Recent stresses within US and European banks triggered concern throughout international banking markets and highlighted new complexities and challenges in responding to bank stress. Our response to these events needed to be urgent and intensive to mitigate contagion risk and shore up confidence in the sector.
APRA’s actions at the time included:
- liaison with regulatory counterparts both overseas and domestically to share data and learnings;
- closer supervision of banks and more frequent liquidity reporting;
- targeted analysis and mitigation of risks; and
- education regarding the strength of Australia’s banks and the resilience within our financial system.
This financial system resilience reflects significant reforms to the Australian prudential framework and work over many years. Australians can and should be confident in the strength of our system. We have significantly higher capital expectations of our banks, plus liquidity, credit risk and interest rate risk requirements, which go beyond international minimum expectations. Although not immune to issues, these measures make our banking system one of the strongest in the world.
Ongoing vigilance and lessons
While the Australian banking system remains highly resilient, international events present an opportunity for APRA and its peers to consider the lessons we can draw from these events.

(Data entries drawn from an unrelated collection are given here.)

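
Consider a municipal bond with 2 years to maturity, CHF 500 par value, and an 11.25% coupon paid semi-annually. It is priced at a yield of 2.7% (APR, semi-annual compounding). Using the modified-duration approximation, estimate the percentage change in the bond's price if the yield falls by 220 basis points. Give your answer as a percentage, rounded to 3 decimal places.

+4.034%

Periodic yield y = 0.0135. Modified duration first:
  t   CF        PV=CF/(1+0.0135)^t    t·PV
  1       28.125        27.7504        27.7504
  2       28.125        27.3807        54.7615
  3       28.125        27.0160        81.0480
  4      528.125       500.5434     2,002.1735
  Σ                    582.6905     2,165.7334
P = 582.6905; D_Mac = 3.71678 half-year periods = 1.85839 yrs; D_mod = 1.85839/(1+0.0135) = 1.83364 yrs.
ΔP/P ≈ -D_mod · Δy = -1.83364 × (-0.022) = +0.040340 = +4.0340%.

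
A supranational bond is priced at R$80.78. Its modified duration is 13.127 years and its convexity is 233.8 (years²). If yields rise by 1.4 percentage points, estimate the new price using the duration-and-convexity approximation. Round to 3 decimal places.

R$67.785

Duration effect: -D_mod·Δy = -13.127 × (+0.014) = -0.183778
Convexity effect: ½·C·(Δy)² = 0.5 × 233.8 × (0.014)² = +0.0229124
ΔP/P ≈ -0.183778 + 0.0229124 = -0.1608656
New price ≈ 80.78 × (1 - 0.1608656) = 67.785276832.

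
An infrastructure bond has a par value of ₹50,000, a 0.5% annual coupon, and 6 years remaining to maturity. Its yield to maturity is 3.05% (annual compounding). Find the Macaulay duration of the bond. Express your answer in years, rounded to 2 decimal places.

5.92 years

Periodic yield y = 0.0305. Discount each cash flow and weight by its year:
  t   CF        PV=CF/(1+0.0305)^t    t·PV
  1       250.00       242.6007       242.6007
  2       250.00       235.4204       470.8407
  3       250.00       228.4526       685.3577
  4       250.00       221.6910       886.7639
  5       250.00       215.1295     1,075.6476
  6    50,250.00    41,961.2183   251,767.3100
  Σ                 43,104.5124   255,128.5207
Price P = Σ PV = 43,104.5124.
Macaulay duration = Σ(t·PV) / P = 255,128.5207 / 43,104.5124 = 5.91884 years.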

One of the clear observations is the need for regulators to be ready to respond to a crisis with much greater speed than previously required. This lesson is steering our direction at APRA as we finalise the review of our strategy for the upcoming financial year. Two other areas are also noteworthy:
- In regulation: There are specific lessons in terms of liquidity risk and the speed of runs. Additionally, and in spite of our much stricter requirements for Australian banks to carry capital to address the risk of rising interest rates, we continue to consider ways to improve interest rate risk management. The Basel Committee, too, will firm up its expectations of the world’s banks and this will inform our framework improvements over time.
- In supervision: Naturally, the assessments of the regulatory actions in both the US and Switzerland will shape improvements to our supervision approach here in Australia, as well as to the regulatory framework.

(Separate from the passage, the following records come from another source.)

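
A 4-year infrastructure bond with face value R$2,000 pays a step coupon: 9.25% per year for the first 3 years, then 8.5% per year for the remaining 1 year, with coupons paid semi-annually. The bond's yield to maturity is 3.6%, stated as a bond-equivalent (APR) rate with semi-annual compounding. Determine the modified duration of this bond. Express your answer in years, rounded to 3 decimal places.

3.429 years

Periodic yield y = 0.018. First find Macaulay duration:
  t   CF        PV=CF/(1+0.018)^t    t·PV
  1        92.50        90.8644        90.8644
  2        92.50        89.2578       178.5156
  3        92.50        87.6796       263.0387
  4        92.50        86.1292       344.5170
  5        92.50        84.6063       423.0316
  6        92.50        83.1103       498.6620
  7        85.00        75.0213       525.1490
  8     2,085.00     1,807.6895    14,461.5160
  Σ                  2,404.3585    16,785.2944
P = 2,404.3585; Macaulay duration = 16,785.2944 / 2,404.3585 = 6.98119 half-year periods = 3.49060 years.
Modified duration = D_Mac / (1 + y) = 3.49060 / 1.018 = 3.42888 years.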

There are several challenges and risks we remain focused on including an uncertain economic outlook, heightened inflation risks, geopolitical risks, contagion risks from offshore, as well as unforeseen shocks. This means APRA’s intensified monitoring and supervision continues.
APRA’s serviceability buffer – currently set at 3 per cent – is important so lending remains prudent. We continually appraise these settings in response to changes in economic conditions. APRA’s assessment is that the serviceability buffer level remains appropriate in the current environment.
We are attuned to concerns for some borrowers who may have fewer options for refinancing their existing loan with another lender, for what could be a variety of reasons. For some, the impact of rising interest rates may have resulted in less favourable serviceability results; others might be impacted by declining housing prices or changed personal finances.
Where sound borrowers do not fit standard lending criteria, APRA’s framework does not prohibit banks from lending to these borrowers. APRA expects banks to have prudent limits, controls and justifications for exceptions to lending policy and for these loans to be monitored closely.
It is important that exceptions are used prudently and do not result in new, higher risk lending. We will continue to reiterate our guidance and expectations in the coming period.
APRA’s upcoming focuses and accountability
Beyond the continued focus on banking which this statement outlines, APRA continues to tackle key issues in insurance availability and affordability, as well as superannuation transparency, efficiency and member outcomes. The annual superannuation performance test is due in August, and together with ASIC, we are finalising a thematic review relating to the retirement income covenant.
Cyber issues, operational risk and climate risk all remain key focus areas for APRA. Industry engagement on operational risk and remuneration is also upcoming.
APRA recently completed its bi-annual stakeholder survey, where we seek feedback from regulated entities as to the effectiveness of our regulation, processes and communications. Pleasingly, one of the key findings is that most entities believe that APRA’s supervision benefits their industry and helps to protect the financial wellbeing of the Australian community.
The survey results have been provided to the Financial Regulator Assessment Authority (FRAA), which is completing its independent assessments. The final FRAA report is due to the Minister next month, and its appraisal will be an important input as we endeavour to continually evolve APRA as a high performing institution.
On that note, my colleagues and I welcome your questions.